- Interactive map of Westlink
- Coordinates: 37°41′47″N 97°27′21″W﻿ / ﻿37.69639°N 97.45583°W
- Country: United States
- State: Kansas
- County: Sedgwick
- City: Wichita
- Elevation: 1,336 ft (407 m)

Population (2016)
- • Total: 6,317
- ZIP code: 67209, 67212
- Area code: 316

= Westlink, Wichita, Kansas =

Westlink is a neighborhood in Wichita, Kansas, United States. A mixed commercial and residential area, it lies in the western part of the city.

==Geography==
Westlink is located at (37.696389, - 97.455833) at an elevation of 1336 ft. It consists of the area between 13th Street in the north, Tyler Road in the east, Maple Street in the south, and Maize Road in the west. The Amarado Estates and Northwest Village West neighborhoods lie to the north, Northwest Village lies to the northeast, Country Acres II and Country Acres lie to the east, Woodchuck lies to the southeast, Callahan and Dell lie to the south, Cambridge-Lexington lies to the southwest, West and Arlington Place lie to the west, and North Lark Lane lies to the northwest.

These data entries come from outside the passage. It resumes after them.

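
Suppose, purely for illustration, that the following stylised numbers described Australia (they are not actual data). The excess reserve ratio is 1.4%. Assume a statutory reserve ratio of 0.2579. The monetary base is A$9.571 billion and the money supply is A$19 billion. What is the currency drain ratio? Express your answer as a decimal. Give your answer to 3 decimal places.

0.467

Using m = M/MB = 19/9.571 ≈ 1.985164. From m = (1 + c)/(c + rr + e), rearranging gives 1 + c = m·(c + rr + e), so c·(1 − m) = m·(rr + e) − 1.
Hence c = [m·(rr + e) − 1]/(1 − m) = [1.985164 × (0.2579 + 0.014) − 1] / (1 − 1.985164) ≈ 0.467165.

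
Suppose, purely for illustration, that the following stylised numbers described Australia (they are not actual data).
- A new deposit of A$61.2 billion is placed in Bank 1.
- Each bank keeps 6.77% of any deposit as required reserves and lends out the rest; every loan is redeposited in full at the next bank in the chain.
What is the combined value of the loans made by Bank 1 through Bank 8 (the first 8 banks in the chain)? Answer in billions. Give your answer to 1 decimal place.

A$361.8 billion

Bank i lends (1 − rr)^i of the original deposit: Bank 1 lends 61.2·0.9323 ≈ 57.0568, Bank 2 lends 61.2·0.9323² ≈ 53.1940, and so on.
Summing a geometric series: total = 61.2·[0.9323·(1 − 0.9323^8) / (1 − 0.9323)] ≈ 361.7673 billion.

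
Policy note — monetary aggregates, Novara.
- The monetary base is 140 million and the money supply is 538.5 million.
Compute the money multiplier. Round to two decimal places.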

Cowskin Creek, a tributary of the Arkansas River, flows southeast through the southwestern part of Westlink. A small tributary of the Cowskin flows windingly south through the neighborhood, joining the creek at Maple Street.

==Economy==
Built in 1958, Westlink Shopping Center is a large strip mall located on the southwest corner of Central and Tyler Road.

==Government==
For the purposes of representation on the Wichita City Council, Westlink is in Council District 5.

For the purposes of representation in the Kansas Legislature, the neighborhood is in the 27th district of the Kansas Senate and the 100th district of the Kansas House of Representatives.

==Education==
Wichita Public Schools operates two schools in the neighborhood:
- McCollom Elementary School
- Peterson Elementary School

In addition, the campus of Wichita Northwest High School is located immediately east of Westlink on the southeast corner of 13th Street and Tyler Road.

==Parks and recreation==
The city’s Department of Park and Recreation maintains three parks in the neighborhood. Buffalo Park spans 38.17 acres at the corner of Hardtner Avenue and Maize Road, and it includes a baseball diamond, basketball court, children’s playground, two softball diamonds, tennis courts, and a water playground. Harvest Park is a 9.34 acre neighborhood park at Provincial Lane and North Westlink Avenue with a basketball court, swimming pool, and tennis courts. Westlink Park is a small, 3.5 acre park at North Caddy Lane and West Delano Street. It includes a children’s playground and a fitness trail.

Opened in 1928, Rolling Hills Country Club is a private, 18-hole golf course located on the banks of Cowskin Creek in the southwestern part of the neighborhood.

==Transportation==
Central Avenue, which runs east-west, is the primary route through Westlink. Other arterial roads in the neighborhood are those that form its perimeter: 13th Street, which runs east-west, along the north side; Tyler Road, which runs north-south, along the east side; Maple Street, which runs east-west along the south side; Maize Road, which runs north-south, along the west side.

Wichita Transit offers bus service in Westlink on its 12 route.